La evolución de los sensores no invasivos, como el uso de relojes o bandas que miden las pulsaciones o el tiempo de sueño -”wearables” o pequeños aparatos electrónicos que se pueden llevar puestos-, ha transformado la monitorización de constantes de una práctica médica reactiva a un flujo continuo de análisis biométrico en tiempo real.
Esta transición hacia la salud preventiva permite capturar biomarcadores esenciales (como la variabilidad de la frecuencia cardíaca, los niveles de glucosa, la saturación de oxígeno o la electrodermoquímica) sin interrumpir la rutina diaria del usuario.
La principal ventaja de esta integración radica en la capacidad de detectar anomalías fisiológicas en sus etapas iniciales, mucho antes de que se manifiesten como síntomas clínicos.

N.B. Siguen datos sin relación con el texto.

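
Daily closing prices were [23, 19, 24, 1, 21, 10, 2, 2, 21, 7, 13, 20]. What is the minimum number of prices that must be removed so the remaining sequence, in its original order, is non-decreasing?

Fewest deletions = n − (longest non-decreasing subsequence).
i:      1  2  3  4  5  6  7  8  9 10 11 12
a[i]:  23 19 24  1 21 10  2  2 21  7 13 20
dp:     1  1  2  1  2  2  2  3  4  4  5  6
max dp = 6, so deletions = 12 − 6 = 6.

6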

Asimismo, empodera a los individuos con un conocimiento sin precedentes sobre su propio cuerpo, optimizando el manejo de condiciones crónicas y promoviendo intervenciones de estilo de vida personalizadas que reducen la carga sobre los sistemas de salud.
Sin embargo, la omnipresencia de este control biométrico introduce importantes riesgos éticos, técnicos y de seguridad. El almacenamiento y procesamiento de datos biológicos tan íntimos en entornos personales expone al usuario a vulnerabilidades de privacidad críticas.
A nivel técnico, la falta de precisión o las falsas alarmas de sensores no calificados médicamente pueden desencadenar diagnósticos erróneos o saturación de servicios sanitarios.
Permisos
Un acceso no autorizado o la comercialización de este perfil fisiológico detallado podría derivar en prácticas discriminatorias por parte de aseguradoras o empleadores. Además, la dependencia continua de la monitorización biométrica conlleva riesgos psicológicos, como el aumento de la ansiedad o el desarrollo de fijaciones hipocondríacas.
En este escenario, marcos legislativos como el Reglamento General de Protección de Datos (RGPD) en Europa exigen clasificar esta información como categorías especiales de datos de salud, imponiendo evaluaciones de impacto rigurosas, el consentimiento explícito del usuario y la privacidad desde el diseño. En última instancia, para que las tecnologías de salud preventiva alcancen su verdadero potencial sin comprometer los derechos del usuario, el sector debe priorizar el procesamiento local de datos, la criptografía de extremo a extremo y marcos regulatorios estrictos.